Page 3 of The Poison Season

Leelo turned to look into her brother’s brown eyes, her heart swelling at his gentle earnestness. She rose and pulled him into an embrace. “That’s a lovely idea,” she whispered against his soft hair. “Will you help me?”

He nodded. “Of course.”

Together, they rinsed the lifeless cygnet with fresh water from Leelo’s waterskin, then wrapped it in Leelo’s cloak before heading back toward the house. On the way, Tate gathered a few thin branches from the Forest floor, supple enough to bend into a crown. Leelo pointed out some brilliant blue berries that would make the perfect adornment. Tate plucked half a dozen, whispered a prayer, and placed them in his pocket for safekeeping.

When they were nearly at the house, Tate stopped to tie his bootlace and motioned for Leelo to kneel down next to him.

“What is it?” she asked.

He kept his voice low, though they were still alone. “Aunt Ketty is watching from the window.” Leelo knew well enough not to look up. “She hates me.”

“She doesn’t hate you,” Leelo assured him. “She’s just Ketty.”

He frowned. “She’s going to wonder what we were doing.”

“I’ll tell her I asked for your help. Don’t worry, little brother.”

“I’m scared.”

Leelo knew he wasn’t talking about their aunt anymore. She reached out and cupped the dwindling roundness of his cheek for just a moment. “If it’s any consolation, so am I.”

They shared a small, sad smile before straightening. “I’ll wash and pluck the swan,” Tate said. “You should go and finish your chores.”

“Be careful. Wear gloves.”

He raised his chin as he took the bundled creature from her hands. “We look out for each other, don’t we?”

Her chest ached with love, and with guilt for the lie she was about to tell. “Always.”

Late that night, when everyone else in her house was asleep, Leelo sneaked out, taking a knife from the kitchen on her way. Guided by nothing but moonlight and her own sense of purpose, she made her way to the center of the island, to the heart of the Wandering Forest.

The trees here were special. Each belonged to one of Endla’s families, serving as a kind of patron saint to which the family prayed and left offerings. But winter was the one season that the islanders kept away from the grove. Offerings required a song, and Endlans didn’t sing in the winter. It was the only way to ensure outsiders didn’t come across the ice inadvertently. After all, it was one thing for a Watcher to stop an outsider intent on attacking the Forest or its inhabitants; accidentally luring an innocent with song, however, was against their code.

But tonight, Leelo was prepared to violate the code. Prayers hadn’t worked, which could only mean the Forest wanted a sacrifice. And while she wouldn’t kill an animal—the killing song, which lulled prey into a trancelike state, was too powerful to perform on her own, and there was too much of a risk someone would hear—a small blood sacrifice might be enough to wake Tate’s dormant magic.

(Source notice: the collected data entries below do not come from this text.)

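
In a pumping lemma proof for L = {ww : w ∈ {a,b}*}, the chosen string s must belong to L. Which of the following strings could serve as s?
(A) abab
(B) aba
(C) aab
(A) abab

The pumping lemma is applied to a string s that lies in L, so first check membership of each option:
- (A) abab splits into halves ab · ab, which are equal, so it is in L (w = ab) ✓
- (B) aba has odd length 3, so it cannot be written as ww and is not in L ✗
- (C) aab has odd length 3, so it cannot be written as ww and is not in L ✗

Only (A) abab is in L, so it is the only candidate that could play the role of s.
(In a complete proof one picks s in terms of the pumping length p so that |s| ≥ p is guaranteed; a fixed string like abab illustrates the shape of such an s.)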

She hunched down below her family’s tree, a tall, stately pine that was hundreds of years old, as ancient as the Wandering Forest itself, according to Aunt Ketty. Even before she dragged the knife across her palm, Leelo could feel the music pressing at her throat, so eager to be released after months of silence.

As the blade bit into her skin, the music poured out of her along with the blood, and she almost believed she could hear the trees sighing, though that was probably just the wind. And the way the blood seeped into the ground so quickly, like the roots were drinking it up, was probably just the moonlight playing tricks on her.

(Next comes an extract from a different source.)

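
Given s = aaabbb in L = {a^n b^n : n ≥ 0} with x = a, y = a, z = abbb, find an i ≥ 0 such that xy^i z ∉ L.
i = 3

xy³z = a · aaa · abbb = aaaaabbb; aaaaabbb has 5 a's and 3 b's; 5 ≠ 3, so it is not in L.
(Other choices also work, e.g. i = 0, 2; only i = 1 is guaranteed to stay in L since xy¹z = s.)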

And if somewhere across the water, an unwitting young traveler was tossing in his sleep, unaware that the lake whose shore he slept on was full of poison, or that the Forest on the island in its center was just awakening after a long, hungry winter...

Well, then, he should have camped somewhere else tonight.

Chapter Two

“Where have you been?” Stepan demanded, closing the door behind Jaren. He did a cursory inspection to make sure his son was unharmed, then let out a sigh of relief. “We thought the forest spirits had taken you.”

Jaren cast a sheepish glance at his father as he walked to the washbasin. “I wish I could blame my tardiness on sprites or will-o’-the-wisps, Father. But—”

Before he could go on, his entire family finished for him. “You got lost.”

He nodded. “I got lost.” He’d never spent a night in these woods before, and he was grateful he’d managed to find his way home when he woke with the dawn.

“Of course you did.” His oldest sister, Summer, smiled at him from where she sat whittling by the fire. She was as warm as her name implied, the gentlest of his three sisters. “You were daydreaming again, weren’t you?”

“Head in the clouds, feet in the mud,” his middle sister sang, tutting at his filthy boots. As twins, Story and Jaren were closest in both age and bond, though Story had been born first and liked to lord those eleven minutes over him whenever possible.

Their youngest sister, Sofia, was still the baby of the family at fifteen. They called her Tadpole, mostly because she’d been as wriggly as frog spawn from the time she could move, but also because she pretended to hate it. Currently, she sat on their sofa, braiding her long red hair. “You didn’t find any early spring flowers for me, did you? I’m so tired of all this.” She waved her hand vaguely toward the front door.